As Giant Bones opens, a seemingly stern king known as the Jiril (Jay Smith) begins to read a bedtime story to his unruly children. In fact, the Jiril is reading the first of four Peter S. Beagle stories that make up Giant Bones. Like the play, now through June 19, 2010 at Exit Theatre in San Francisco, the Jiril’s story is called “Giant Bones,” which is performed by a company of actors moving about in a kind of interpretive-dance pantomime, as recorded voices supply their dialogue.
In the tale, a boy is rescued from certain death at the hands of a fell beast by a benevolent giant, who then kidnaps the lad lest he reveal the secret of the community of giants that he has stumbled upon. As the boy learns patience, he also learns the customs of the giants, which includes consuming the corpses of their departed fellows. Finally, only one giant is left, the boy’s benefactor, who makes the young man promise to eat her bones when she finally passes away. He does this, and upon returning to his village after an 18-year absence, his patience is rewarded with a loving marriage and exceptionally tall children.
This is kind of cool, we think, but when does the acting begin?
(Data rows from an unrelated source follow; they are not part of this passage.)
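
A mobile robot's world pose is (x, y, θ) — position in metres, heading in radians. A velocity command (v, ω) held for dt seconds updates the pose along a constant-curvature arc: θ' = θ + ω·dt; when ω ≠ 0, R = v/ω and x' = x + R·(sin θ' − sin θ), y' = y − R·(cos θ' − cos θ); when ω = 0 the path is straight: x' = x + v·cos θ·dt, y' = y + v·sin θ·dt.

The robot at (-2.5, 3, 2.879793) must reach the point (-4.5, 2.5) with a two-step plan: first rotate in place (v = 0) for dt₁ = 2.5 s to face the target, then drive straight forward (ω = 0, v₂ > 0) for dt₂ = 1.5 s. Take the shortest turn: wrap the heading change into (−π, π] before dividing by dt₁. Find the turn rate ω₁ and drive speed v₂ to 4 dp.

ω₁ = 0.2027, v₂ = 1.3744

heading to target = atan2(2.5−3, -4.5−-2.5) = -2.8966
Δθ = wrap(-2.8966 − 2.8798) = 0.5068; ω₁ = Δθ/dt₁ = 0.2027
distance = √((-4.5−-2.5)² + (2.5−3)²) = 2.0616; v₂ = distance/dt₂ = 1.3744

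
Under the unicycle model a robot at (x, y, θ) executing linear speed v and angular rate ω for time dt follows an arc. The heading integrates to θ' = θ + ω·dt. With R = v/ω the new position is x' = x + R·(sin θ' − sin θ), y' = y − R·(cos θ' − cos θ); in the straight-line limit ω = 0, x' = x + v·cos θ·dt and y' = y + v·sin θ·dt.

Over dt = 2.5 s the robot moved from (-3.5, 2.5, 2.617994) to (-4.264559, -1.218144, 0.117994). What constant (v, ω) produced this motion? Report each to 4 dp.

v = -2.0000, ω = -1.0000

Δθ = 0.117994 − 2.617994 = -2.500000
ω = Δθ/dt = -2.500000/2.5 = -1.0000
R = −Δy/(cos θ' − cos θ) = 2.0000
v = R·ω = 2.0000·-1.0000 = -2.0000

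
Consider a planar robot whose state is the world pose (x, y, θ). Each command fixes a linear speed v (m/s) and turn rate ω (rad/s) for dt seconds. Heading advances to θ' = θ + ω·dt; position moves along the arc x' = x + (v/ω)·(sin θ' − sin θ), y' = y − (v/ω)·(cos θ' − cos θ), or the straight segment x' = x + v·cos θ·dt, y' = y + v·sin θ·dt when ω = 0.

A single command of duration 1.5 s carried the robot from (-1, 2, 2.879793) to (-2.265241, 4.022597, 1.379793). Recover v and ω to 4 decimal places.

Δθ = 1.379793 − 2.879793 = -1.500000
ω = Δθ/dt = -1.500000/1.5 = -1.0000
R = −Δy/(cos θ' − cos θ) = -1.7500
v = R·ω = -1.7500·-1.0000 = 1.7500

v = 1.7500, ω = -1.0000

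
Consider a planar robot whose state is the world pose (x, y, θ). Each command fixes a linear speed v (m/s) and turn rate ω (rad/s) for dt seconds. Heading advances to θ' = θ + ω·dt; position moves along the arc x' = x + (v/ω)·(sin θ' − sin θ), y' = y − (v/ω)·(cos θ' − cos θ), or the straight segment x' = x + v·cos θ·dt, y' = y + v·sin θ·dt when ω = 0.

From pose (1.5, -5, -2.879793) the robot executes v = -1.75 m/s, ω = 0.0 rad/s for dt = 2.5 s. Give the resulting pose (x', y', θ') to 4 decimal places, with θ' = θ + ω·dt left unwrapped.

θ' = -2.8798 + 0.0·2.5 = -2.8798
ω = 0 → straight: x' = 1.5 + -1.75·cos(-2.8798)·2.5 = 5.7259
y' = -5 + -1.75·sin(-2.8798)·2.5 = -3.8677

(5.7259, -3.8677, -2.8798)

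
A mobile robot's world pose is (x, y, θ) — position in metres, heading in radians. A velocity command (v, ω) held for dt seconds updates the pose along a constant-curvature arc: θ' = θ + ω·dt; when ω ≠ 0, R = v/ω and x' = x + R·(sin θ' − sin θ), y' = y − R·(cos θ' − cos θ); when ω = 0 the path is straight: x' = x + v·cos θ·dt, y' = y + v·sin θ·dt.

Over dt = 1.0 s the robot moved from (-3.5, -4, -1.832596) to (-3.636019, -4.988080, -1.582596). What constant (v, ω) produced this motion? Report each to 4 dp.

v = 1.0000, ω = 0.2500

Δθ = -1.582596 − -1.832596 = 0.250000
ω = Δθ/dt = 0.250000/1.0 = 0.2500
R = −Δy/(cos θ' − cos θ) = 4.0000
v = R·ω = 4.0000·0.2500 = 1.0000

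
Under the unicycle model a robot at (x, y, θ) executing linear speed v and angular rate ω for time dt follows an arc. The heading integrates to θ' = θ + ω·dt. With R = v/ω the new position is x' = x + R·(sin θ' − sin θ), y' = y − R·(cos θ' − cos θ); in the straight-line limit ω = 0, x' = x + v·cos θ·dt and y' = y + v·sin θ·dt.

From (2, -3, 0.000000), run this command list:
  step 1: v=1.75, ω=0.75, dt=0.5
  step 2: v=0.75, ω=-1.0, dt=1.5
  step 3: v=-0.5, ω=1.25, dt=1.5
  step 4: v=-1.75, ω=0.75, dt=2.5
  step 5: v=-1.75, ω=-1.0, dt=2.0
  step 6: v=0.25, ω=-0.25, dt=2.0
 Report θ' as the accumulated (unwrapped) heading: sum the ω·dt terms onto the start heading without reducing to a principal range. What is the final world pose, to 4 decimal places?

(4.2305, -9.5879, 0.1250)

step 1: θ'=0.3750 (R=2.3333) → pose (2.8546, -2.8379, 0.3750)
step 2: θ'=-1.1250 (R=-0.7500) → pose (3.8060, -3.2123, -1.1250)
step 3: θ'=0.7500 (R=-0.4000) → pose (3.1725, -3.0921, 0.7500)
step 4: θ'=2.6250 (R=-2.3333) → pose (3.6105, -6.8283, 2.6250)
step 5: θ'=0.6250 (R=1.7500) → pose (3.7700, -9.7691, 0.6250)
step 6: θ'=0.1250 (R=-1.0000) → pose (4.2305, -9.5879, 0.1250)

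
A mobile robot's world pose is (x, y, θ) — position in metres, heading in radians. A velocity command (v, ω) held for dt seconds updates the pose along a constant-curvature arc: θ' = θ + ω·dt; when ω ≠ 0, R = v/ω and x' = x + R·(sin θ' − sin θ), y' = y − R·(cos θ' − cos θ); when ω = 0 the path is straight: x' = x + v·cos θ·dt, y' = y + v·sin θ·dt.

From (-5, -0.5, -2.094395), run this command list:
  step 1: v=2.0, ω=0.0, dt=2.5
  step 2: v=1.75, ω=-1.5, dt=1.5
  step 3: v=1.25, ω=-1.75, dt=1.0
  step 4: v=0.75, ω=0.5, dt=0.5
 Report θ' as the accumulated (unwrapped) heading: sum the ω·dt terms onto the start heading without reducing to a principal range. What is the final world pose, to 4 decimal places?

(-8.7107, -3.5925, -5.8444)

step 1: θ'=-2.0944 (straight) → pose (-7.5000, -4.8301, -2.0944)
step 2: θ'=-4.3444 (R=-1.1667) → pose (-9.5989, -4.6665, -4.3444)
step 3: θ'=-6.0944 (R=-0.7143) → pose (-9.0665, -3.7079, -6.0944)
step 4: θ'=-5.8444 (R=1.5000) → pose (-8.7107, -3.5925, -5.8444)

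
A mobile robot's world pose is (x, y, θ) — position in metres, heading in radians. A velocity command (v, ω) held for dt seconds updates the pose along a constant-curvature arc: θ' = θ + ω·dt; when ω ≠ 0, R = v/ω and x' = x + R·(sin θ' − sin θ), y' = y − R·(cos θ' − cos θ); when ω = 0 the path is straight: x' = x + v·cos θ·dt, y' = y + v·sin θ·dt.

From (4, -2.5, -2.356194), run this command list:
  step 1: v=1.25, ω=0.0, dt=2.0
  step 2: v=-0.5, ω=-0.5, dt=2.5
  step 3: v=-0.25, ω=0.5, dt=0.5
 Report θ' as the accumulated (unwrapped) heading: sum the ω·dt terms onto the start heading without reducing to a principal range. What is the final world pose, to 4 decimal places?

(3.5050, -4.1224, -3.3562)

step 1: θ'=-2.3562 (straight) → pose (2.2322, -4.2678, -2.3562)
step 2: θ'=-3.6062 (R=1.0000) → pose (3.3874, -4.0809, -3.6062)
step 3: θ'=-3.3562 (R=-0.5000) → pose (3.5050, -4.1224, -3.3562)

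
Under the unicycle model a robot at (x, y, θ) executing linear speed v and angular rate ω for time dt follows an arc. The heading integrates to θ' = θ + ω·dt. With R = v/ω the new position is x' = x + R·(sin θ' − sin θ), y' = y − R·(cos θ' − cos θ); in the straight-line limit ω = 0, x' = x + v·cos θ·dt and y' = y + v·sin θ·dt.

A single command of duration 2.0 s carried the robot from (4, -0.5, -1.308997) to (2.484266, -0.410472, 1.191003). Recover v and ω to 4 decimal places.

v = -1.0000, ω = 1.2500

Δθ = 1.191003 − -1.308997 = 2.500000
ω = Δθ/dt = 2.500000/2.0 = 1.2500
R = Δx/(sin θ' − sin θ) = -0.8000
v = R·ω = -0.8000·1.2500 = -1.0000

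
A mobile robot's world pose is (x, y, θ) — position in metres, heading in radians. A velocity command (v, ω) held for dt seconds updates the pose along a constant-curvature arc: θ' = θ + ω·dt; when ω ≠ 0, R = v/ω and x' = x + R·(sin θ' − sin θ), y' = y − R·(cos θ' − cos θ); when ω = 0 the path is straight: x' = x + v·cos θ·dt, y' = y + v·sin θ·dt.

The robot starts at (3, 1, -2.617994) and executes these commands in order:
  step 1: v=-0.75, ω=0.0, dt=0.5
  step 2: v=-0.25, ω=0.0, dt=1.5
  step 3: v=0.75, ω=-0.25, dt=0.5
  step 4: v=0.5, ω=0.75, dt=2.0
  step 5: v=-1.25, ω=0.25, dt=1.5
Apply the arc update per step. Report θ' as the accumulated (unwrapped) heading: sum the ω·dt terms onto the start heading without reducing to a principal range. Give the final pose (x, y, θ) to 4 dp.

(2.0229, 2.0012, -0.8680)

step 1: θ'=-2.6180 (straight) → pose (3.3248, 1.1875, -2.6180)
step 2: θ'=-2.6180 (straight) → pose (3.6495, 1.3750, -2.6180)
step 3: θ'=-2.7430 (R=-3.0000) → pose (3.3139, 1.2083, -2.7430)
step 4: θ'=-1.2430 (R=0.6667) → pose (2.9415, 0.3792, -1.2430)
step 5: θ'=-0.8680 (R=-5.0000) → pose (2.0229, 2.0012, -0.8680)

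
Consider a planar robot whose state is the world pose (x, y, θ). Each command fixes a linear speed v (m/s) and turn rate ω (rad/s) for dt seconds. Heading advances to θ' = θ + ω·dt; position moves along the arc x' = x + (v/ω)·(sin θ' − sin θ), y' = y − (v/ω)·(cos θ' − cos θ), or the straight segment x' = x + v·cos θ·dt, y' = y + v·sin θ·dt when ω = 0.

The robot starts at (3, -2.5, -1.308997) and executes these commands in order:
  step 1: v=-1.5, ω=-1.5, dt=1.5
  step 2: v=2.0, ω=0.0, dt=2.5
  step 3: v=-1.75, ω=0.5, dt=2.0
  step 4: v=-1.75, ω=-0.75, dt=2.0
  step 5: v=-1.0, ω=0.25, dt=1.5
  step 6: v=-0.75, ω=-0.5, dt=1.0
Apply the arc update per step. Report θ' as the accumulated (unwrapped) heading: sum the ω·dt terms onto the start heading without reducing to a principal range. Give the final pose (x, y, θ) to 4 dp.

(7.9141, -1.0761, -4.1840)

step 1: θ'=-3.5590 (R=1.0000) → pose (4.3713, -1.3270, -3.5590)
step 2: θ'=-3.5590 (straight) → pose (-0.1994, 0.6999, -3.5590)
step 3: θ'=-2.5590 (R=-3.5000) → pose (3.1451, 0.9768, -2.5590)
step 4: θ'=-4.0590 (R=2.3333) → pose (6.2816, 0.4468, -4.0590)
step 5: θ'=-3.6840 (R=-4.0000) → pose (7.3930, -0.5476, -3.6840)
step 6: θ'=-4.1840 (R=1.5000) → pose (7.9141, -1.0761, -4.1840)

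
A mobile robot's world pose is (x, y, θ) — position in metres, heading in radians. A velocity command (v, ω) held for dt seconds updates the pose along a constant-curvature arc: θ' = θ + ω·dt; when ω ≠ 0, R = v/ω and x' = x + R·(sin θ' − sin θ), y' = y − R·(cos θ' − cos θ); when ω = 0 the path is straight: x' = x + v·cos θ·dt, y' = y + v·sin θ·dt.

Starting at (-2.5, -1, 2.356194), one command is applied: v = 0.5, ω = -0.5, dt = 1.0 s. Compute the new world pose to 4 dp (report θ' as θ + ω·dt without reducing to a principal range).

(-2.7524, -0.5744, 1.8562)

θ' = 2.3562 + -0.5·1.0 = 1.8562
R = v/ω = 0.5/-0.5 = -1.0000
x' = -2.5 + -1.0000·(sin 1.8562 − sin 2.3562) = -2.7524
y' = -1 − -1.0000·(cos 1.8562 − cos 2.3562) = -0.5744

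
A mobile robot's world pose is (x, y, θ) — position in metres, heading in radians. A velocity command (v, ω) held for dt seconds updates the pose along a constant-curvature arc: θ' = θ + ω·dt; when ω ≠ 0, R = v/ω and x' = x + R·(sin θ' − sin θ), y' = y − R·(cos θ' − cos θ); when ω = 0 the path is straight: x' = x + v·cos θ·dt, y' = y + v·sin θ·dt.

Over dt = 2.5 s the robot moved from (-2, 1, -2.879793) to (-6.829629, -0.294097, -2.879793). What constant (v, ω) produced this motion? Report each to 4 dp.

v = 2.0000, ω = 0.0000

Δθ = -2.879793 − -2.879793 = 0.000000
ω = Δθ/dt = 0.000000/2.5 = 0.0000
ω = 0 → v = (Δx·cos θ + Δy·sin θ)/dt = 2.0000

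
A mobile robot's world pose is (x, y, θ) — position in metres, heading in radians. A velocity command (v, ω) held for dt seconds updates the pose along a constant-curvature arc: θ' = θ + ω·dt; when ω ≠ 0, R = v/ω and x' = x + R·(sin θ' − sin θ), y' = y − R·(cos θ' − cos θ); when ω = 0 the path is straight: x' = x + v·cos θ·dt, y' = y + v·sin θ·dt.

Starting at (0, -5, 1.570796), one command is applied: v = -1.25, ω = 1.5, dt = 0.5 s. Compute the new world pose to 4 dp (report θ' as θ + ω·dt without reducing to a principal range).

(0.2236, -5.5680, 2.3208)

θ' = 1.5708 + 1.5·0.5 = 2.3208
R = v/ω = -1.25/1.5 = -0.8333
x' = 0 + -0.8333·(sin 2.3208 − sin 1.5708) = 0.2236
y' = -5 − -0.8333·(cos 2.3208 − cos 1.5708) = -5.5680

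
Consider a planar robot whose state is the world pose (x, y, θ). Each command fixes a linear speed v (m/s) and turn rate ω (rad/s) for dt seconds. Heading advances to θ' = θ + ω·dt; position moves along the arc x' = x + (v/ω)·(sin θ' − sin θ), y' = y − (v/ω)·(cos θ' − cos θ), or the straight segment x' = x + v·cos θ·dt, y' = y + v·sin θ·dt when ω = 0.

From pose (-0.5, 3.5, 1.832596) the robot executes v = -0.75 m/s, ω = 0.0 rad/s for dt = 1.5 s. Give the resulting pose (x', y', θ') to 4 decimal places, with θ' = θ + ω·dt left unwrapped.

θ' = 1.8326 + 0.0·1.5 = 1.8326
ω = 0 → straight: x' = -0.5 + -0.75·cos(1.8326)·1.5 = -0.2088
y' = 3.5 + -0.75·sin(1.8326)·1.5 = 2.4133

(-0.2088, 2.4133, 1.8326)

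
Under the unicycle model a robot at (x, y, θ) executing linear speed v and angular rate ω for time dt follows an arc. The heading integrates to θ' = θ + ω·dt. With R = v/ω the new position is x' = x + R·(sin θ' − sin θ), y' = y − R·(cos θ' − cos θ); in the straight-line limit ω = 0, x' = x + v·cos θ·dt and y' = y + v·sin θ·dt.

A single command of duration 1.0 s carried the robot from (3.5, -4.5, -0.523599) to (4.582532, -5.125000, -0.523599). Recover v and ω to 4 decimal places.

Δθ = -0.523599 − -0.523599 = 0.000000
ω = Δθ/dt = 0.000000/1.0 = 0.0000
ω = 0 → v = (Δx·cos θ + Δy·sin θ)/dt = 1.2500

v = 1.2500, ω = 0.0000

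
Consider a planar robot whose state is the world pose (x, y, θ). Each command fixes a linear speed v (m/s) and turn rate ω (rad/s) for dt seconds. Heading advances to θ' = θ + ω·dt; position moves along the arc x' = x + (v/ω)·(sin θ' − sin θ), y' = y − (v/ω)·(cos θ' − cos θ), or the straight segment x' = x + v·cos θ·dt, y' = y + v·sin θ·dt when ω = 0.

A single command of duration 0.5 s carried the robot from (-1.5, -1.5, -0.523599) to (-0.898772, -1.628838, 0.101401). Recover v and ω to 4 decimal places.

Δθ = 0.101401 − -0.523599 = 0.625000
ω = Δθ/dt = 0.625000/0.5 = 1.2500
R = Δx/(sin θ' − sin θ) = 1.0000
v = R·ω = 1.0000·1.2500 = 1.2500

v = 1.2500, ω = 1.2500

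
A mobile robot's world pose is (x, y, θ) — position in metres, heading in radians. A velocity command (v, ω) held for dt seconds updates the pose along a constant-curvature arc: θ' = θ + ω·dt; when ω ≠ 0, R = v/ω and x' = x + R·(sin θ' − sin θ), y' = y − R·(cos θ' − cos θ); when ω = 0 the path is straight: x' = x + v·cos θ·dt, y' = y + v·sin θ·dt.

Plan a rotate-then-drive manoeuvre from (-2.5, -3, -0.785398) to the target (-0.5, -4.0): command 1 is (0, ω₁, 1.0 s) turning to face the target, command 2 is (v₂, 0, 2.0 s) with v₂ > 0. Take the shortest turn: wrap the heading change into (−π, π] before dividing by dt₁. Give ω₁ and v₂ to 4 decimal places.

ω₁ = 0.3218, v₂ = 1.1180

heading to target = atan2(-4−-3, -0.5−-2.5) = -0.4636
Δθ = wrap(-0.4636 − -0.7854) = 0.3218; ω₁ = Δθ/dt₁ = 0.3218
distance = √((-0.5−-2.5)² + (-4−-3)²) = 2.2361; v₂ = distance/dt₂ = 1.1180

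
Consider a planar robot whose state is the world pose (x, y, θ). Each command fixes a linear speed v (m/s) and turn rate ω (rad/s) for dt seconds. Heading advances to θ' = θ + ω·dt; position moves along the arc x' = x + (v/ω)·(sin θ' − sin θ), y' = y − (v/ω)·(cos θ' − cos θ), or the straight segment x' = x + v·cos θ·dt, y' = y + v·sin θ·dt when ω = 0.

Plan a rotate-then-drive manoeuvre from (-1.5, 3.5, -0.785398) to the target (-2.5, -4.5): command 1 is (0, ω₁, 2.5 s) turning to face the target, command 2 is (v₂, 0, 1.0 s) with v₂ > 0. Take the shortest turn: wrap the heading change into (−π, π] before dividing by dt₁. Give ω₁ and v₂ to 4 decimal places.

heading to target = atan2(-4.5−3.5, -2.5−-1.5) = -1.6952
Δθ = wrap(-1.6952 − -0.7854) = -0.9098; ω₁ = Δθ/dt₁ = -0.3639
distance = √((-2.5−-1.5)² + (-4.5−3.5)²) = 8.0623; v₂ = distance/dt₂ = 8.0623

ω₁ = -0.3639, v₂ = 8.0623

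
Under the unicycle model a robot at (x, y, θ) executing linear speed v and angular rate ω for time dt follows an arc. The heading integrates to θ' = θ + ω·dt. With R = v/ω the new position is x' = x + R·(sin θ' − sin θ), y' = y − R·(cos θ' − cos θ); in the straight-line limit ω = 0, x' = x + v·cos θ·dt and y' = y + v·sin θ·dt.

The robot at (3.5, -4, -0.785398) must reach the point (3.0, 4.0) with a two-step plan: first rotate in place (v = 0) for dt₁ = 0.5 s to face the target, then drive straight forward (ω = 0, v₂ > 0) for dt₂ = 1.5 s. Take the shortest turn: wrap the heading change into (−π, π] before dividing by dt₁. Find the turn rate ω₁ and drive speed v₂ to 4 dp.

ω₁ = 4.8372, v₂ = 5.3437

heading to target = atan2(4−-4, 3−3.5) = 1.6332
Δθ = wrap(1.6332 − -0.7854) = 2.4186; ω₁ = Δθ/dt₁ = 4.8372
distance = √((3−3.5)² + (4−-4)²) = 8.0156; v₂ = distance/dt₂ = 5.3437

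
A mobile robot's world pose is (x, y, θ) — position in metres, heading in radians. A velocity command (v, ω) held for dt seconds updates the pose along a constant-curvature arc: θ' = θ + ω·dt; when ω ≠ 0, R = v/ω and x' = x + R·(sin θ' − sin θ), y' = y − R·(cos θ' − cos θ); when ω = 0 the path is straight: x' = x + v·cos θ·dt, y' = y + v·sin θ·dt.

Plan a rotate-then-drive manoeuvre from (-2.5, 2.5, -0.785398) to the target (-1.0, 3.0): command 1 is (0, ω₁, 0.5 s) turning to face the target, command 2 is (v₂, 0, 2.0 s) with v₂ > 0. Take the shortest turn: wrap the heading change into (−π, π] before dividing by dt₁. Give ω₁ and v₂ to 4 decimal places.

ω₁ = 2.2143, v₂ = 0.7906

heading to target = atan2(3−2.5, -1−-2.5) = 0.3218
Δθ = wrap(0.3218 − -0.7854) = 1.1071; ω₁ = Δθ/dt₁ = 2.2143
distance = √((-1−-2.5)² + (3−2.5)²) = 1.5811; v₂ = distance/dt₂ = 0.7906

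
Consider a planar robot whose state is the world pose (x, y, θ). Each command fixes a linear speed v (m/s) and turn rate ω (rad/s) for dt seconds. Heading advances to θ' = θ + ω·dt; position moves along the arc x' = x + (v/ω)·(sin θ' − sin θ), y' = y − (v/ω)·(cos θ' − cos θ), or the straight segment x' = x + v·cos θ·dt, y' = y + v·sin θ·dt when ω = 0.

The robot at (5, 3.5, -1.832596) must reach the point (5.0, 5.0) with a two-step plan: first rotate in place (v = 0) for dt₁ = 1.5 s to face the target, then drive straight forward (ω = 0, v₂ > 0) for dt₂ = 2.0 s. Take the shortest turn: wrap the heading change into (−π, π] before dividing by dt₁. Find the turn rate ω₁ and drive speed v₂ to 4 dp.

ω₁ = -1.9199, v₂ = 0.7500

heading to target = atan2(5−3.5, 5−5) = 1.5708
Δθ = wrap(1.5708 − -1.8326) = -2.8798; ω₁ = Δθ/dt₁ = -1.9199
distance = √((5−5)² + (5−3.5)²) = 1.5000; v₂ = distance/dt₂ = 0.7500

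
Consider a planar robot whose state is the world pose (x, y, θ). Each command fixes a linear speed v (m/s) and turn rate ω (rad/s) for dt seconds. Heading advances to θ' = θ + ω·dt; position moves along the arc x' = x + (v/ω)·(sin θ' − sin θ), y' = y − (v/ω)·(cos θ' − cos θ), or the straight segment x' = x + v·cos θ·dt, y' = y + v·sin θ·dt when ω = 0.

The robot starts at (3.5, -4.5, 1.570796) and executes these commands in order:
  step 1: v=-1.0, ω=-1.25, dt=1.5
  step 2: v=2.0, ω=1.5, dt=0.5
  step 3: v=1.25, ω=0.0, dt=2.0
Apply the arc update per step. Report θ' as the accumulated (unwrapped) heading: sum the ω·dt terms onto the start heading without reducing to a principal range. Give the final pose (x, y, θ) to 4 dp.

(5.6903, -4.1162, 0.4458)

step 1: θ'=-0.3042 (R=0.8000) → pose (2.4604, -5.2633, -0.3042)
step 2: θ'=0.4458 (R=1.3333) → pose (3.4347, -5.1942, 0.4458)
step 3: θ'=0.4458 (straight) → pose (5.6903, -4.1162, 0.4458)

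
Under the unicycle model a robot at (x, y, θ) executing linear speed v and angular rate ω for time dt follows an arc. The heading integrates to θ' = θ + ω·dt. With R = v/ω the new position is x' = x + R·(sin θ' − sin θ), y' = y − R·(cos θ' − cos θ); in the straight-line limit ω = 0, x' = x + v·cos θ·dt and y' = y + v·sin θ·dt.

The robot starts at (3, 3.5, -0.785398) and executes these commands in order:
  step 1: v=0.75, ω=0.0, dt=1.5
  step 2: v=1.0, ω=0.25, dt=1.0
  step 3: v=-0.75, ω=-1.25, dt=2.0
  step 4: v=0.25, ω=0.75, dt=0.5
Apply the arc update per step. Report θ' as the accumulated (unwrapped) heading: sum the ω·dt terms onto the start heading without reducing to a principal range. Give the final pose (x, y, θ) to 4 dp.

(4.7068, 3.1694, -2.6604)

step 1: θ'=-0.7854 (straight) → pose (3.7955, 2.7045, -0.7854)
step 2: θ'=-0.5354 (R=4.0000) → pose (4.5832, 2.0927, -0.5354)
step 3: θ'=-3.0354 (R=0.6000) → pose (4.8257, 3.2053, -3.0354)
step 4: θ'=-2.6604 (R=0.3333) → pose (4.7068, 3.1694, -2.6604)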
A second tale quickly follows, this one based on a Beagle story called “The Magician of Karakosk.” Now the Renaissance Faire style of the players moves front and center. The queen (Jessica Rudholm), for example, is a squinty eyed conniver; the magician (Rik Lopes), whom the queen has blackmailed to learn his dark arts, is endlessly noble, a man who can communicate with the very elements yet considers himself no more than a servant of his fellow peasants. The supporting actors mug incessantly and are shamelessly obsequious before their fearsome queen, more clowns than actors. To play it straight would have been ponderous.
We are just beginning to ruminate on the gentle lessons that playwright-director Stuart Bousel has spread before us when the company begins to take its bows (I loved it when the magician presents his waiting wife with a gift of the queen’s gold crown: “I have no use for this,” she says. “I know,” he replies. “That is your gift to me.”). They turn first to us and we clap, a bit confused as we hear canned applause in the background. Then they turn their backs to us and bow to an unseen audience upstage. A curtain closes, and we are now backstage with them as they bicker about what went right and wrong in the preceding two stories we have just watched them act out. They mock their own intrusion into the play, and ironically bemoan plays with second acts that take too long to get going.